Piccole gocce bagnarono il suo viso graffiato e stanco, gli occhi lucidi e arrossati si aprirono di scatto e gli ci volle un minuto pieno per rendersi conto di dove si trovasse in quel gelido pomeriggio d'autunno.
La prima cosa ad entrare nel suo campo visivo fu la strada, apparentemente deserta e piuttosto silenziosa: lo avrebbe certamente inquietato se fosse stato almeno un po' più cosciente e lucido, ma ogni cosa gli appariva doppiamente difficile da comprendere in quel momento, e quando cercò di mettersi a sedere gli sembrò quasi di cadere nel vuoto, o di venire risucchiato da un grandissimo buco nero.Kim Taehyung non era mai stato tanto ubriaco in un'intera vita quanto lo era quel giorno; il sangue colava dalla sua bocca fino al collo, le labbre erano completamente secche e screpolate dal freddo di Seoul e non riusciva nemmeno a piegare le dita delle mani per quanto fossero gelide. Si sentiva troppo debole per fare anche il più piccolo e banale movimento.
E quel giorno che avrebbe dovuto rappresentare un traguardo ed un nuovo inizio, finì per essere uguale a tutti gli altri, nulla cambiò: Taehyung non si sentiva più o meno triste e solo del solito, era tutto perfettamente nella norma. Tutto uguale ad ogni altro giorno.
Era nella norma che, ogni tanto, bevesse fino a dimenticarsi chi fosse, che scappasse di casa e che nessuno se ne accorgesse.

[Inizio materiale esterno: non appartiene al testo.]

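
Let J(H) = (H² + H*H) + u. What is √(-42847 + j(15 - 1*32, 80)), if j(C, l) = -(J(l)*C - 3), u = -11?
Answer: √174569 ≈ 417.81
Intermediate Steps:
J(H) = -11 + 2*H² (J(H) = (H² + H*H) - 11 = (H² + H²) - 11 = 2*H² - 11 = -11 + 2*H²)
j(C, l) = 3 - C*(-11 + 2*l²) (j(C, l) = -((-11 + 2*l²)*C - 3) = -(C*(-11 + 2*l²) - 3) = -(-3 + C*(-11 + 2*l²)) = 3 - C*(-11 + 2*l²))
√(-42847 + j(15 - 1*32, 80)) = √(-42847 + (3 - (15 - 1*32)*(-11 + 2*80²))) = √(-42847 + (3 - (15 - 32)*(-11 + 2*6400))) = √(-42847 + (3 - 1*(-17)*(-11 + 12800))) = √(-42847 + (3 - 1*(-17)*12789)) = √(-42847 + (3 + 217413)) = √(-42847 + 217416) = √174569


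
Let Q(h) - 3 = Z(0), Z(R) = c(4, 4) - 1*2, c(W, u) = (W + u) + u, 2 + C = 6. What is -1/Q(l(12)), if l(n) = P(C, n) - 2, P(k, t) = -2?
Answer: -1/13 ≈ -0.076923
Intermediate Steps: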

Aveva sperato che qualcuno lo chiamasse almeno quel giorno, avrebbe voluto ricevere un po' di affetto solo per poche ore e gli sarebbe bastato, lo avrebbe aiutato. Era il suo unico piccolo desiderio, così semplice, o era forse troppo da chiedere? Chiunque avrebbe riso sentendo questa sua richiesta, apparentemente fin troppo banale, ma lui ne aveva bisogno, voleva sentire i suoi genitori congratularsi con lui per essere diventato finalmente un adulto, voleva le loro raccomandazioni, i loro auguri, il loro sostegno. Forse qualsiasi altra cosa eccetto quella sarebbe stata possibile.Taehyung sembrava un povero vecchio della strada, uno che un vero posto nel mondo non ce l'ha. Uno così, solo e triste, il tipico ubriacone che spera di cancellare i propri pensieri come se fossero scritte fatte a matita.
Kim Taehyung, quel giorno, compieva diciotto anni.Aveva dormito probabilmente per tutto il pomeriggio su una panchina vecchia e rovinata allo stop dell'autobus, il suo telefono era morto, non aveva idea di che ore fossero e i dintorni di quella zona non gli sembravano affatto familiari. Qualcuno dall'alto si stava probabilmente divertendo a vederlo soffrire, perché quando l'appena diciottenne riprese coscienza, la pioggia cominciò a cadere incessantemente, bagnandolo leggermente.
« Cazzo. » Era sveglio. Si strofinò gli occhi con poca calma cercando di prendere coscienza, mentre il sangue secco sulla sua pelle iniziava a causargli del prurito e una fastidiosissima sensazione di sporco; si chiedeva se anche le sue interiora e la sua anima avessero un'aspetto del genere, o se fossero ancora più marce e consumate. Taehyung pensò che fosse probabilmente davvero così, considerando la quantità di alcol che circola regolarmente nel suo corpo quasi ogni giorno, insieme alla nicotina e altra merda.
Si grattò la testa, segno di tremendo nervosismo e di imminente aggressività, e nonostante tutto riuscì ad accendersi l'ultima sigaretta che rimaneva del pacchetto che si era portato con se quella giornata. Il fumo uccide, ma non me, io sono già morto.
Tutto ciò che faceva era sbagliato, la sua intera vita lo era, e anche la sua persona. Lo sapeva Taehyung e lo sapeva chiunque lo guardasse, era qualcosa che si poteva percepire dopo un solo sguardo al suo viso stanco e segnato dalla cattiveria del mondo e dalla pesantezza dei suoi pensieri, e ai suoi occhi scuri, quasi paurosi, ma che urlavano una sola parola: debolezza.
Aspirò quel fumo senza rancore.Fissò il vuoto per molto tempo, rendendosi conto che di lì passavano un massimo di tre macchine ogni dieci minuti, finché un autobus non si intravide oltre l'angolo. Il diciottenne ubriaco che puzzava di fumo non sapeva dove portasse e non si preoccupò nemmeno di chiederlo: salì sulla vettura e si sedette sul primo posto libero comparso nel suo campo visivo, e dopo aver appoggiato la testa sul finestrino tornò tra le braccia di Morfeo, in un sonno senza sogni ne' incubi.